30      Aux fins de déterminer si une couleur en elle-même est propre à distinguer les produits ou les services d’une entreprise de ceux d’autres entreprises au sens de l’article 4 du règlement n° 40/94 (devenu article 4 du règlement n° 207/2009), il faut apprécier si les couleurs en elles-mêmes sont susceptibles de transmettre des informations précises, notamment quant à l’origine d’un produit ou d’un service (voir, par analogie, arrêts de la Cour Libertel, précité, point 39, et du 24 juin 2004, Heidelberger Bauchemie, C‑49/02, Rec. p. I‑6129, point 37).

31      À cet égard, il convient de rappeler que, si les couleurs sont propres à véhiculer certaines associations d’idées et à susciter des sentiments, en revanche, de par leur nature, elles sont peu susceptibles de communiquer des informations précises. Elles le sont d’autant moins qu’elles sont habituellement et largement utilisées dans la publicité et dans la commercialisation des produits et des services pour leur pouvoir attractif, en dehors de tout message précis (arrêts Libertel, précité, point 40, et Heidelberger Bauchemie, précité, point 38).

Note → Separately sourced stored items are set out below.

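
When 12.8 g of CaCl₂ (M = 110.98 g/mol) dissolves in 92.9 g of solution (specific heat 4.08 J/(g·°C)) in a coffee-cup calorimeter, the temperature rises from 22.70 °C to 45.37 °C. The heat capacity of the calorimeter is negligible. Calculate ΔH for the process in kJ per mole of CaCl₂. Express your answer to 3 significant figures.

|ΔT| = |45.37 − 22.70| = 22.67 °C
|q_surr| = (92.9 × 4.08) × 22.67 = 379.032 × 22.67 = 8593 J
n(CaCl₂) = 12.8 / 110.98 = 0.1153 mol
Temperature rose, so q_rxn = −|q_surr| = -8.593 kJ
ΔH = q_rxn / n = -74.53 kJ/mol

ΔH = -74.5 kJ/mol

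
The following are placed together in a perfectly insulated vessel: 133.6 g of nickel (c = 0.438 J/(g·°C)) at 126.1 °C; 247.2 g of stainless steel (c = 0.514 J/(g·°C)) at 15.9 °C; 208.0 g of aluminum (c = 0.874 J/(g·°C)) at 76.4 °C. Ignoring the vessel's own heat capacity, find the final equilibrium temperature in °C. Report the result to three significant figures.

Σ mᵢcᵢ(T − Tᵢ) = 0  ⇒  T = Σ mᵢcᵢTᵢ / Σ mᵢcᵢ
Σ mᵢcᵢ = 133.6×0.438 + 247.2×0.514 + 208.0×0.874 = 367.3696
Σ mᵢcᵢTᵢ = 58.5168×126.1 + 127.0608×15.9 + 181.792×76.4 = 23288
T = 23288 / 367.3696 = 63.39 °C

T_f = 63.4 °C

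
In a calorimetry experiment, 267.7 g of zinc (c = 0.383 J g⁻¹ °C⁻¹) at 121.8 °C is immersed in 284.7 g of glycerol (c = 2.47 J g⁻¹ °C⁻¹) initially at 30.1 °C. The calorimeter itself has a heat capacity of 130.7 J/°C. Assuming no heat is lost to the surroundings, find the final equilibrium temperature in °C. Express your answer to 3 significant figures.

T_f = 40.1 °C

Heat lost by zinc = heat gained by glycerol + calorimeter.
(267.7)(0.383)(121.8 − T) = [(284.7)(2.47) + 130.7](T − 30.1)
102.5291 (121.8 − T) = 833.909 (T − 30.1)
12488 − 102.5291 T = 833.909 T − 25101
37589 = 936.4381 T
T = 40.14 °C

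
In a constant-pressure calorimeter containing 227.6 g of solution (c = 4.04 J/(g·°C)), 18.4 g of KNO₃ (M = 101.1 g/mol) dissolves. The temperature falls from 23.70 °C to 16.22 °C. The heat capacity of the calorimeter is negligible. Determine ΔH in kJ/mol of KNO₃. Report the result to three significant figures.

ΔH = 37.8 kJ/mol

|ΔT| = |16.22 − 23.70| = 7.48 °C
|q_surr| = (227.6 × 4.04) × 7.48 = 919.504 × 7.48 = 6878 J
n(KNO₃) = 18.4 / 101.1 = 0.1820 mol
Temperature fell, so q_rxn = +|q_surr| = 6.878 kJ
ΔH = q_rxn / n = 37.79 kJ/mol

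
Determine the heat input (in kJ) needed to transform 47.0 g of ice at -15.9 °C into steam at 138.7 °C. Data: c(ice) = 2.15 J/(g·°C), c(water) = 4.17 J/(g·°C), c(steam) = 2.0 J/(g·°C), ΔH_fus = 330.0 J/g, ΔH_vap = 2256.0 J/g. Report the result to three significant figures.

q = 146 kJ

q1 (heat ice -15.9→0.0 °C): 47.0 × 2.15 × 15.9 = 1607 J
q2 (melt at 0 °C): 47.0 × 330.0 = 15510 J
q3 (heat water 0.0→100.0 °C): 47.0 × 4.17 × 100.0 = 19599 J
q4 (vaporize at 100 °C): 47.0 × 2256.0 = 106032 J
q5 (heat steam 100.0→138.7 °C): 47.0 × 2.0 × 38.7 = 3638 J
Total: 1607 + 15510 + 19599 + 106032 + 3638 = 146386 J = 146 kJ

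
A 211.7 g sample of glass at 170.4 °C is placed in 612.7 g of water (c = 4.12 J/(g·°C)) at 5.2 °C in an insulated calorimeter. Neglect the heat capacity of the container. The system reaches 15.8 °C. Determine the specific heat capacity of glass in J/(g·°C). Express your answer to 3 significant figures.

c = 0.818 J/(g·°C)

q_gained = (612.7 × 4.12) × (15.8 − 5.2) = 26760 J
q_lost = 211.7 × c × (170.4 − 15.8) = 32728.82 c
Set equal: c = 26760 / 32728.82 = 0.818 J/(g·°C)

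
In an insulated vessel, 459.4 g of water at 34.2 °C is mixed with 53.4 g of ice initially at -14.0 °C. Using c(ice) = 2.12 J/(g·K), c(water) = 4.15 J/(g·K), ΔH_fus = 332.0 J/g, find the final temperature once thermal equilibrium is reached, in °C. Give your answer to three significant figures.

Heat to bring ice to 0 °C and melt it: q₁ = 53.4×2.12×14.0 + 53.4×332.0 = 19314 J
Heat the water can supply cooling to 0 °C: 459.4×4.15×34.2 = 65202.6 J > q₁, so all ice melts.
Energy balance: 459.4×4.15×(34.2 − T) = 19314 + 53.4×4.15×(T − 0)
1906.51(34.2 − T) = 19314 + 221.61 T
65202.6 − 19314 = 2128.12 T
T = 45888.6 / 2128.12 = 21.56 °C

T_f = 21.6 °C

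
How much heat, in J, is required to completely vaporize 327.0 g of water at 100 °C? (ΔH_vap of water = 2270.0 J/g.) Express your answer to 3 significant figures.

q = m × ΔH_vap = 327.0 × 2270.0 = 742300 J

q = 742000 J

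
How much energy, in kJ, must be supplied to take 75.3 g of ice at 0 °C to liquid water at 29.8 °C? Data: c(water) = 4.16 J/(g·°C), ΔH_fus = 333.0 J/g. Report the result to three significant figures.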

32      La perception du public n’est pas nécessairement la même dans le cas d’un signe constitué par une couleur que dans le cas d’une marque verbale ou figurative, qui consiste en un signe indépendant de l’aspect des produits qu’elle désigne. En effet, si le public a l’habitude de percevoir, immédiatement, des marques verbales ou figuratives comme des signes identificateurs de l’origine commerciale du produit, il n’en va pas nécessairement de même lorsque le signe se confond avec l’aspect du produit pour lequel l’enregistrement du signe en tant que marque est demandé (arrêts de la Cour Libertel, précité, point 65, et du 21 octobre 2004, KWS Saat/OHMI, C‑447/02 P, Rec. p. I‑10107, point 78).

33      Dans le cas d’une couleur, l’existence d’un caractère distinctif avant tout usage ne pourrait se concevoir que dans des circonstances exceptionnelles, notamment lorsque le nombre des produits ou des services pour lesquels la marque est demandée est très limité et que le marché pertinent est très spécifique (arrêts Libertel, précité, point 66, et KWS Saat/OHMI, précité, point 79).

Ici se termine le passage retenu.